Employee dating relationships
Relationships between colleagues may be OK, but could still cause problems if one party has a higher position in the company, due to the influence the more senior person may have with the junior's supervisor. The person can feel at risk of losing her job if he asks her out and she isn't interested or if she wants out and he doesn't. There's at least a 90% chance it wont work out and a 30% chance it will turn ugly.
For that reason, most US companies prohibit romantic relationships between a supervisor and a subordinate.I would 1 this just for the last line: "If you truly want a relationship with this person the best thing you can do is find him/her another better job in a different company before you start." The entire answer is excellent.Keep the personal and professional separate by not allowing there to be [email protected], that is true, I just used the pronouns for the most common scenario.I suspect you are not qualified to give legal advice, and taking legal advice based upon someone's second-hand recollection of what a lawyer once told them is not a wonderful idea, either. But just "Romantic relationship which wont la(u)st long I won't recommend you to go on with such a decision.(I'm sure there is some truth to your answer, but my understanding is that the situation is a bit more complex than your answer indicates.) It's a bad idea because you cannot represent the organization's business interests properly in your role as boss, with respect to that person. To maintain your value in organization, if you still have a huge crush on her, ask her out for a date and tell her things, if you have good thoughts get her a good job in some other company using your contacts.How many of those relationships ended badly or turned ugly? Chances are, however you slice it, you are making a gamble and you do not have the edge. Can you please give me a [special dispensation] for this? I note that you have no citations to reputable sources, and you yourself are not a legal expert, which to me makes the answer of dubious reliability.

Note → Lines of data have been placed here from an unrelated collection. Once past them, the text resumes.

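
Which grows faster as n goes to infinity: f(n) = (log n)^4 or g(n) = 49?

f(n) = (log n)^4 grows faster: any unbounded function dominates a constant.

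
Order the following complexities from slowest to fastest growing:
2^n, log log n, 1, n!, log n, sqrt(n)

Ordered by growth rate: 1 < log log n < log n < sqrt(n) < 2^n < n!.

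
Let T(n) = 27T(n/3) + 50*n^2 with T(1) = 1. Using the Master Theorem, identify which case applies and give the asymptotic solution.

a=27, b=3, f(n)=50*n^2.
log_3(27) = 3 > 2.
Since f(n) = O(n^2) is polynomially smaller than n^3, Case 1 applies.
T(n) = Theta(n^3).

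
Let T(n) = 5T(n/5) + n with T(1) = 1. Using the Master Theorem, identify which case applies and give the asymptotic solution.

a=5, b=5, f(n)=n.
log_5(5) = 1, so n^(log_b(a)) = n.
f(n) = Theta(n), so Case 2 applies.
T(n) = Theta(n log n).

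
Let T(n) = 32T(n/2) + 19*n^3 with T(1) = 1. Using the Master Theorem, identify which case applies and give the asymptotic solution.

a=32, b=2, f(n)=19*n^3.
log_2(32) = 5 > 3.
Since f(n) = O(n^3) is polynomially smaller than n^5, Case 1 applies.
T(n) = Theta(n^5).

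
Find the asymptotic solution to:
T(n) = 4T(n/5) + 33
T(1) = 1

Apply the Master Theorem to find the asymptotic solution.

a=4, b=5, f(n)=33. log_5(4) = 0.8614. Case 1 of Master Theorem: T(n) = O(n^0.8614).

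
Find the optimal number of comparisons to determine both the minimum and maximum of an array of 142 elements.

Naive approach: 282 comparisons (141 for max + 141 for min).
Optimal: Compare elements in pairs first (floor(n/2) = 71 comparisons), then find max among winners and min among losers (70 comparisons each).
Total: ceil(3n/2) - 2 = 211 comparisons. An adversary argument shows this is also a lower bound.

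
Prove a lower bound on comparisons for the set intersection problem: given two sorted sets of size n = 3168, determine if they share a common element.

For two sorted arrays of size n = 3168, any correct algorithm must examine Omega(n) elements. If fewer are examined, an adversary places a common element in an unexamined gap. A merge-based scan achieves O(n), so the bound is tight.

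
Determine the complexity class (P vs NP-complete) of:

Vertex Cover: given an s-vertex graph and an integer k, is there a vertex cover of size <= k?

This problem is NP-complete: one of Karp's 21 NP-complete problems (with k part of the input; for any fixed constant k it is in P).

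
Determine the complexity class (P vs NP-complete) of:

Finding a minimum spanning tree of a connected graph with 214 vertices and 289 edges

This problem is in P: Kruskal's / Prim's algorithms run in polynomial time.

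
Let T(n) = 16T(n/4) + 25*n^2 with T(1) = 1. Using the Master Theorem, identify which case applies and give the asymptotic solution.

a=16, b=4, f(n)=25*n^2.
log_4(16) = 2, so n^(log_b(a)) = n^2.
f(n) = Theta(n^2), so Case 2 applies.
T(n) = Theta(n^2 log n).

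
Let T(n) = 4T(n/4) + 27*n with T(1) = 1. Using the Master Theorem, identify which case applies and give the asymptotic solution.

a=4, b=4, f(n)=27*n.
log_4(4) = 1, so n^(log_b(a)) = n.
f(n) = Theta(n), so Case 2 applies.
T(n) = Theta(n log n).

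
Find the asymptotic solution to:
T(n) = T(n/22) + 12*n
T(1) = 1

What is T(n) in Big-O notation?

Geometric series: 12*n*(1 + 1/22 + 1/22^2 + ...) = O(n). T(n) = O(n).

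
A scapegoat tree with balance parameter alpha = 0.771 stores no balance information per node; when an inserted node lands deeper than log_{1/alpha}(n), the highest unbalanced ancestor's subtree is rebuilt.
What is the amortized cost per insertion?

Search/insert path is O(log n). A rebuild of a subtree of size s costs O(s), but with alpha = 0.771 at least Omega(s) insertions must have occurred in that subtree since its last rebuild. Charging O(1) of the rebuild to each such insertion gives O(log n) amortized.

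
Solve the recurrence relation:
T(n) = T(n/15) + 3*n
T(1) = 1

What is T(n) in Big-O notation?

Geometric series: 3*n*(1 + 1/15 + 1/15^2 + ...) = O(n). T(n) = O(n).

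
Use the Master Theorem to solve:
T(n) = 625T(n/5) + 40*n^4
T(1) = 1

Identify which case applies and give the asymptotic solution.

a=625, b=5, f(n)=40*n^4.
log_5(625) = 4, so n^(log_b(a)) = n^4.
f(n) = Theta(n^4), so Case 2 applies.
T(n) = Theta(n^4 log n).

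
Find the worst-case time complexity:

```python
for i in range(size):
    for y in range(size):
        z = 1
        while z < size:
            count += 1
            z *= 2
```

Time complexity: O(n^2 log n).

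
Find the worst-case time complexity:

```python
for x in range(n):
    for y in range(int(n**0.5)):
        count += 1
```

Time complexity: O(n * sqrt(n)).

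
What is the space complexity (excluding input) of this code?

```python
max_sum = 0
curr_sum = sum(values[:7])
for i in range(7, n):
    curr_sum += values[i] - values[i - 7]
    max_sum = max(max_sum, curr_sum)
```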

Given that potential scenario the companies discourage dating in the workplace to the point of making it a cause for firing an employee. (It may be accurate to say that "one of the parties can claim sexual harassment", but anyone can claim anything at any time.
You are likely to favor that person regardless of their performance in their job. Would you want your lower level managers supervising people who are their significant others? Then you can date her, she will like you for your gentleness.

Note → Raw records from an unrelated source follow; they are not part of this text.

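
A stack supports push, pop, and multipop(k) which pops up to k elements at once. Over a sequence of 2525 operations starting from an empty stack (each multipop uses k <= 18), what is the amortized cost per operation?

Each element is pushed exactly once and popped at most once (whether by pop or as part of a multipop). So the total number of individual pops over the whole sequence is at most the number of pushes, which is at most 2525. Total work <= 2 * 2525, hence O(1) amortized per operation.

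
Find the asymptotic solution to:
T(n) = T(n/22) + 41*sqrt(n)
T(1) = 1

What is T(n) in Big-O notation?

Each level contributes sqrt(n/22^k). Geometric series with ratio 1/sqrt(22) < 1 sums to O(sqrt(n)).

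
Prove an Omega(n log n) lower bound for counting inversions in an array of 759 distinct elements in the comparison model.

Decision-tree argument: at any leaf, the comparisons made (with transitivity) must totally order all 759 elements -- otherwise some pair (i,j) is unordered, and an adversary can present two inputs agreeing on every comparison made but with that pair flipped, changing the inversion count by 1, so the leaf's output is wrong on one of them. Hence the tree has >= 759! leaves and height >= log_2(759!) = Omega(n log n). Modified merge sort achieves O(n log n).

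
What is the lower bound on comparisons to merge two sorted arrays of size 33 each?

To merge two sorted arrays of size 33, we need at least 65 comparisons in the worst case. An adversary can force every element to be compared.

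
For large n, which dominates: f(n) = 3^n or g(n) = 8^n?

g(n) = 8^n grows faster: (8/3)^n -> infinity since 8/3 > 1.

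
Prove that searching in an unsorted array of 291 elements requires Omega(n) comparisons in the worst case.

An adversary can always place the target in the last position checked. Until all 291 positions are examined, the target might be in any unchecked position. Therefore 291 comparisons are necessary.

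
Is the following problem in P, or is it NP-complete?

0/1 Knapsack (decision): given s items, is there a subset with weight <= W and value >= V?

This problem is NP-complete: reduces from Subset Sum.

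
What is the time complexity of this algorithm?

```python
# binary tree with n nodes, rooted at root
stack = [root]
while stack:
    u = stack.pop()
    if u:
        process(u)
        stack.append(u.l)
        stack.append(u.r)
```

Time complexity: O(n).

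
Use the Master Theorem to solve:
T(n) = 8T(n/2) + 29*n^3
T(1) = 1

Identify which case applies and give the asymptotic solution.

a=8, b=2, f(n)=29*n^3.
log_2(8) = 3, so n^(log_b(a)) = n^3.
f(n) = Theta(n^3), so Case 2 applies.
T(n) = Theta(n^3 log n).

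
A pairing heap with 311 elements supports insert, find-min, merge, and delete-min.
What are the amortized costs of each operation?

Pairing heaps are self-adjusting heap-ordered trees. Insert and merge link two roots: O(1). Find-min reads the root: O(1). Delete-min removes the root, then pairs children in two passes; amortized cost is O(log 311) = O(log n).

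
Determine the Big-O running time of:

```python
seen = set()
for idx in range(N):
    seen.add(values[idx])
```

Time complexity: O(n).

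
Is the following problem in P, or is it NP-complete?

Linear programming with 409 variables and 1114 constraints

This problem is in P: the ellipsoid and interior-point methods run in polynomial time.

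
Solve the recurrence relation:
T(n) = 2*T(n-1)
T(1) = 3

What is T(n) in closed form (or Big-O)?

Each step multiplies by 2. T(n) = T(1)*2^(n-1) = 3*2^(n-1).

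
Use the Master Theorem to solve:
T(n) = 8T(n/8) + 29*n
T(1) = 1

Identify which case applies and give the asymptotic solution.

a=8, b=8, f(n)=29*n.
log_8(8) = 1, so n^(log_b(a)) = n.
f(n) = Theta(n), so Case 2 applies.
T(n) = Theta(n log n).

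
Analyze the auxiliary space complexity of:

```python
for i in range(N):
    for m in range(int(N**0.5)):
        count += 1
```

Space complexity: O(1).
Only a constant amount of auxiliary storage is used; nothing grows with n.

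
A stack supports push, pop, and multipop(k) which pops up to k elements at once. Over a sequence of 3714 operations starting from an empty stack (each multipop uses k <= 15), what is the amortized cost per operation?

Each element is pushed exactly once and popped at most once (whether by pop or as part of a multipop). So the total number of individual pops over the whole sequence is at most the number of pushes, which is at most 3714. Total work <= 2 * 3714, hence O(1) amortized per operation.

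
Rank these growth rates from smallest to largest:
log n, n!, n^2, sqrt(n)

Ordered by growth rate: log n < sqrt(n) < n^2 < n!.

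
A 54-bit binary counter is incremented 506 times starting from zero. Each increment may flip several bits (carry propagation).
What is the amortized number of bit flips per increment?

Bit i flips on every 2^i-th increment, so over 506 increments bit i flips floor(506/2^i) times. Summing over i: total flips < 2 * 506. Amortized: < 2 = O(1) per increment.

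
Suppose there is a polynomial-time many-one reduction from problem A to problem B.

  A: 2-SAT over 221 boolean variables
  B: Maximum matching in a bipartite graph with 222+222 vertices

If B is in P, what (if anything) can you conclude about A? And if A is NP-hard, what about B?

A poly-time reduction A <=_p B means any A-instance can be transformed to a B-instance in poly time.
If B is in P: compose the reduction with B's poly-time algorithm to solve A in poly time, so A is in P.
If A is NP-hard: every NP problem reduces to A, which reduces to B; composing reductions, every NP problem reduces to B, so B is NP-hard.
(Here in fact A is P and B is P.)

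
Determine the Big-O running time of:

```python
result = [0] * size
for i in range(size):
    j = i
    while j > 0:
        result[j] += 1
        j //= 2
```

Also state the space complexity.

Time complexity: O(n log n).
Space complexity: O(n).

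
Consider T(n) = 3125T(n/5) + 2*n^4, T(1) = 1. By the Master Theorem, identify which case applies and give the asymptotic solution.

a=3125, b=5, f(n)=2*n^4.
log_5(3125) = 5 > 4.
Since f(n) = O(n^4) is polynomially smaller than n^5, Case 1 applies.
T(n) = Theta(n^5).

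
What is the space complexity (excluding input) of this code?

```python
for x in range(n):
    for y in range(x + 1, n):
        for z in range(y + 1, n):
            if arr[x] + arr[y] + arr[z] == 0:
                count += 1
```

Space complexity: O(1).
Only a constant amount of auxiliary storage is used; nothing grows with n.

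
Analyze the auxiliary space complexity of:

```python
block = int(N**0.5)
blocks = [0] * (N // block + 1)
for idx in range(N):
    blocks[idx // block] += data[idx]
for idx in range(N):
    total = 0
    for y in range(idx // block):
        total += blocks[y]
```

Space complexity: O(sqrt(n)).
Storage scales with sqrt(n).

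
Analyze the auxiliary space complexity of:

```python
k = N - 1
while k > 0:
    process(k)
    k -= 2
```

Space complexity: O(1).
Only a constant amount of auxiliary storage is used; nothing grows with n.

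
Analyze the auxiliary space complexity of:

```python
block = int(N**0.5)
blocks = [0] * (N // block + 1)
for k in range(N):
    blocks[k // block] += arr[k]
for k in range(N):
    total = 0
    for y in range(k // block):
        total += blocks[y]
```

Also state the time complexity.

Space complexity: O(sqrt(n)).
Storage scales with sqrt(n).
Time complexity: O(n * sqrt(n)).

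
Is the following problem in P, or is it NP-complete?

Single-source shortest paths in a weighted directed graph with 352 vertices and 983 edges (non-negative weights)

This problem is in P: Dijkstra's algorithm runs in O((V+E) log V).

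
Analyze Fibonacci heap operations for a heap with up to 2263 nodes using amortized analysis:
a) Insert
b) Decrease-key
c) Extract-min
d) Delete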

Since you run this small company, this might not be a problem. a chance but it's a very small chance that things will not end up catastrophically for both or either of you.
In the end she lost her job too because he married someone else.
Ok let's be blunt and share some of the negative consequences I have personally experienced or observed from bosses dating their subordinates: It is risky, it is far less likely to work than not to work.
If I've changed it too much from your original question, feel free to edit it further or roll back the changes. Dating subordinates is almost always a bad idea, except when it's a great idea. Other employees may end up resentful and there will be a drop of productivity if so.